市川崑監督、久慈あさみ主演の白黒、新東宝映画。
久慈は浅草の踊り子だが、劇場の閉鎖で失業してしまう。友人と食堂へ行って文無しにも拘わらず、好き放題に注文する。食後、久慈は銀行家の森雅之に電話して来てもらう。彼は会議を放り出し、久慈の元へ来る。彼は結婚する気はないが久慈を恋人にしたい気でいる。久慈は内心で彼との結婚を望んでいる。森は自信家で自分は何でも望むことを実現して来たと言う。無名な者がいたとしても一流の有名な芸術家にして見せると豪語する。
久慈はそれを聞き、日比谷公園で若い画家を見つける。この青年に好意を見せ、森の気を引く作戦に出る。個展を開いてみせると画家に告げるが信用されない。森を通じてその無名画家の個展を銀座で開く。画家は驚き久慈に感謝する。しかしながら誰も客は来ない。

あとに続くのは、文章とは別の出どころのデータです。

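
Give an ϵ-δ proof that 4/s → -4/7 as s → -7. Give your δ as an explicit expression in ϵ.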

たまたま店の主人や高名な評論家(志村喬)の意見を耳にし絶望する。これを知った久慈はまた森を動かし、評論家を買収し、天才現わると新聞で喧伝する。
すっかり有名画家になった青年は天狗になる。しかし最後は真相を知る。それまで凡てを投げ打ち一からやり直すつもりになる。久慈も純粋な青年に惹かれ一緒になる気になる。
その間彼の描いた絵のうち本当に傑作と言えるものが発見される。
初期の市川崑らしく映画の最初のタイトル部分でも登場人物にアイラブユーを言わせるなど新鮮な工夫をしている。